6 Dorinda’s Christmas In The Berkshires
Dorinda Medley has a modest apartment in NYC, but her home in upstate New York is quite palatial. Her late husband Richard gifted it to her just because she liked it. Dorinda takes great pride in it and during the holidays decorates to the nines and also loves to entertain. The house is made to host Gatsby-esque parties.
But of course, who she invites makes all the difference. There doesn’t seem to be anywhere, even someone’s home, that the ladies won’t disrespect with their bickering, name-calling, falling down drunk behavior. Unable to take the ingratitude any longer, Medley explained to the women that “I decorated! I cooked! I made it nice,” yet this was the thanks she got.
5 Kelly Put Bethenny In Her Place
These two could just not get along. It was clear that Bethenny, the striver (Skinnygirl was still in its infancy), was intimidated by Kelly Bensimon, who had been married to a very famous fashion photographer, came from wealth, and ran with a high profile crowd way before she became a cast member.

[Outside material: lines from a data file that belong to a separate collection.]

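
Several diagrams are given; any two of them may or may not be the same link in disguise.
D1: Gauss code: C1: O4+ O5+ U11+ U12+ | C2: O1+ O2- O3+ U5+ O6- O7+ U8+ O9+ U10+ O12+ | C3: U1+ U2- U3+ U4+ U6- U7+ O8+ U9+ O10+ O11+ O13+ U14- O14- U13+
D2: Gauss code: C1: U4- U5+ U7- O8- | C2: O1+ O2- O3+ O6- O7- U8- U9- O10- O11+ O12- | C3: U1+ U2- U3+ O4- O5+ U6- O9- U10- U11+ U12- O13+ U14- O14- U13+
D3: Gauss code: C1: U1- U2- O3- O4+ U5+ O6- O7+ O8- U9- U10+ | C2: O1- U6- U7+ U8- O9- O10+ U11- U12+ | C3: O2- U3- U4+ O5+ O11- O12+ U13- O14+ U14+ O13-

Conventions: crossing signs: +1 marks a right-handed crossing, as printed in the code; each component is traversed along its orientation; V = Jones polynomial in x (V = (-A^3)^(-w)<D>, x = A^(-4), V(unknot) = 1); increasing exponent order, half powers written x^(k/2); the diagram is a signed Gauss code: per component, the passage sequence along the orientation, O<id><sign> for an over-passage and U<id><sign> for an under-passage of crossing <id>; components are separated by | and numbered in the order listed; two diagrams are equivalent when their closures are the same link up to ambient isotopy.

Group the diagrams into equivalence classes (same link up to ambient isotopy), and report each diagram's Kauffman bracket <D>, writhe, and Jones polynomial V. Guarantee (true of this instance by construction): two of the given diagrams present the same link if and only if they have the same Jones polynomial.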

Kelly, it seemed, had enough of Bethenny’s acerbic wit and digs at her expense and met the budding entrepreneur for drinks, which turned into a reading of the riot act by holding one hand above the other and telling Bethenny “This is me, this is you,” just to let Bethenny know she was so beneath Kelly that Kelly didn’t care what she did or said.
4 Everyone Should Have A Hobby
The friendship that was more like sisters ended when Bethenny’s brand was taking off and Jill’s family was as low as it could go. Zarin’s late husband Bobby got cancer, and the flowers Frankel sent while she was on the road promoting her book did not suffice as far as Jill was concerned, because when Bethenny was still down on her luck, Bobby took her in, fed her, and traveled with her, according to Jill.

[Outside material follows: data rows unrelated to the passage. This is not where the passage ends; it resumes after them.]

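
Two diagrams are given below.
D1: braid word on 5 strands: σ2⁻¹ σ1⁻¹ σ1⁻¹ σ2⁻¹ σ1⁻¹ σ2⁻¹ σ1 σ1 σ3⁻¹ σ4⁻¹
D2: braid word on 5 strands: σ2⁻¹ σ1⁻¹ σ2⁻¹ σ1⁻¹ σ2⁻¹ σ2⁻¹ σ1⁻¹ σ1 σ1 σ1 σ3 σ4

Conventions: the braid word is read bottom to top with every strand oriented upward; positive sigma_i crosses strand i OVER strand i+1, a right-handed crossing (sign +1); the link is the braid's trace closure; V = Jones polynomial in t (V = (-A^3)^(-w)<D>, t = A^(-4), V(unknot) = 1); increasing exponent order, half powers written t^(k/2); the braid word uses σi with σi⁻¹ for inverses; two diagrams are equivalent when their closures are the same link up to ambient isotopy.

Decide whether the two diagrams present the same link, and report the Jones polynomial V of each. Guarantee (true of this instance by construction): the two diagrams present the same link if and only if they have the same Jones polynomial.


same link: yes
V(D1) = -t^-6 + t^-5 - t^-4 + 2t^-3 - t^-2 + t^-1  [10 crossings, <D> = A^-14 - A^-10 + 2A^-6 - A^-2 + A^2 - A^6, w = -6]
V(D2) = -t^-6 + t^-5 - t^-4 + 2t^-3 - t^-2 + t^-1  (w -2, c 12, <D> = A^-2 - A^2 + 2A^6 - A^10 + A^14 - A^18)
note: Markov moves rewrite D1 (10 crossings) into D2 (12)


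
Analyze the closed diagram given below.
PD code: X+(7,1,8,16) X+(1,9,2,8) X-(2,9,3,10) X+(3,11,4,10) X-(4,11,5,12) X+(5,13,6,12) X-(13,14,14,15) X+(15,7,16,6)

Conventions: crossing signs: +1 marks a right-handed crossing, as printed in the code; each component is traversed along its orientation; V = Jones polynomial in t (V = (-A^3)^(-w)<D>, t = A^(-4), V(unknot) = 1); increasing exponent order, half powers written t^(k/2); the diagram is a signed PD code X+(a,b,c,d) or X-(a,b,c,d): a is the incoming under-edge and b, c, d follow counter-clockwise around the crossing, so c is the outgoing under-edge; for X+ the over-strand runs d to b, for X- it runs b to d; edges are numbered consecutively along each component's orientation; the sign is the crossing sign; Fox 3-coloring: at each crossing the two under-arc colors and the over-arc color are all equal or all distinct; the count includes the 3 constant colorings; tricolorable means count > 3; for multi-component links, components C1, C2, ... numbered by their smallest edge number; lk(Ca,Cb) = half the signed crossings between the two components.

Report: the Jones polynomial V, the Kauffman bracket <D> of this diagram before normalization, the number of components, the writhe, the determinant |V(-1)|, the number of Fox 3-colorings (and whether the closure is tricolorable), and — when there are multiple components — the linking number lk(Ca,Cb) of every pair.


V(t) = t + t^3 - t^4
bracket: -A^-10 + A^-6 + A^2, w = +2
1 component, writhe +2, over 8 crossings
det 3, colorings 9 of 3^8 — tricolorable
observation: |V(-1)| = 3: so tricolorable, since 3 divides 3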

When Jill made it clear that Bethenny owed them for all they’d done, Bethenny shot back, “Get a hobby.” Jill did just that. Her new hobby was called new friends.
3 Bethenny Got To Tell Kelly Where To Go
It was the vacation forever known as Scary Island. Cast members Bethenny Frankel, Kelly Killoren Bensimon, Ramona Singer, Sonja Morgan, and Alex McCord jetted off to St. John in the United States Virgin Islands. Bensimon insisted she was alone with no friends (Lu and Jill had opted out of the trip) and the former model and writer came apart at the seams.

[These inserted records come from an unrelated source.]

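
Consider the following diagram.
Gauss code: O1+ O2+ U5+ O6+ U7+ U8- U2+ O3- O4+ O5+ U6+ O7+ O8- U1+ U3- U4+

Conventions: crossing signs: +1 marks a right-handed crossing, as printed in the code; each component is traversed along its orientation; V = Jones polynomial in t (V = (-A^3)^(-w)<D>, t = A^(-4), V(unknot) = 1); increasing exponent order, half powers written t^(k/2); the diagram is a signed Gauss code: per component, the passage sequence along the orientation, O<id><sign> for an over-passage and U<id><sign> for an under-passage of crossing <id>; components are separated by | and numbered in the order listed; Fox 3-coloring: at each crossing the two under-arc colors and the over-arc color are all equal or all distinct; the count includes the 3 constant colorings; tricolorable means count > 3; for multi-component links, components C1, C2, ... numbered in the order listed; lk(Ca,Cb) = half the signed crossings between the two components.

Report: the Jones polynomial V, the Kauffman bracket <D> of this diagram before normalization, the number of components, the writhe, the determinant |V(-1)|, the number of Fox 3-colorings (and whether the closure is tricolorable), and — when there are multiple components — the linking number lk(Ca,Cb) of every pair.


V(t) = t + t^3 - t^4
bracket: -A^-4 + 1 + A^8, w = +4
1 component, writhe +4, over 8 crossings
det 3, colorings 9 of 3^8 — tricolorable
observation: w = +4 (over 8 crossings) is diagram-only; (-A^3)^(-4) removes it from V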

She accused Alex of channeling the devil and said Bethenny had tried to kill her. Bensimon confessed she didn’t want to be there, to which Bethenny Frankel yelled the immortal advice, “Go to sleep. Go to sleep!”
2 It’s Turtle Time
Ramona Singer: the gift that keeps on giving. It’s hard to choose one iconic moment, as the Ramona-coaster and Apologizer as Bethenny nicknamed her, does something pretty memorable (and not in a good way) at least once an episode.
Her first iconic moment, though, was, no doubt, when all the girls went dancing and the free-spirited partier began to dance like no one was watching — even though everyone was. She coined her activity Turtle Time, which she explained meant cutting loose with some Pinot Grigio.
1 Luann Schools ‘Em In Cool
The Countess left classy behind when the ladies went on yet another girls trip. Wife and mother Heather Thomson woke up to find a naked man in the room adjacent to hers, and she and Carole went after Luann and Ramona for their late-night antics, which included bringing strange men back to the house.
When Heather tried to explain to Lu that it was not cool with her to know that she was under the same roof as people who could have done them harm, a clearly hungover and annoyed de Lesseps did her best raspy-voiced, hippie chick rendition of, “Be cool. Don’t be all like … uncool.”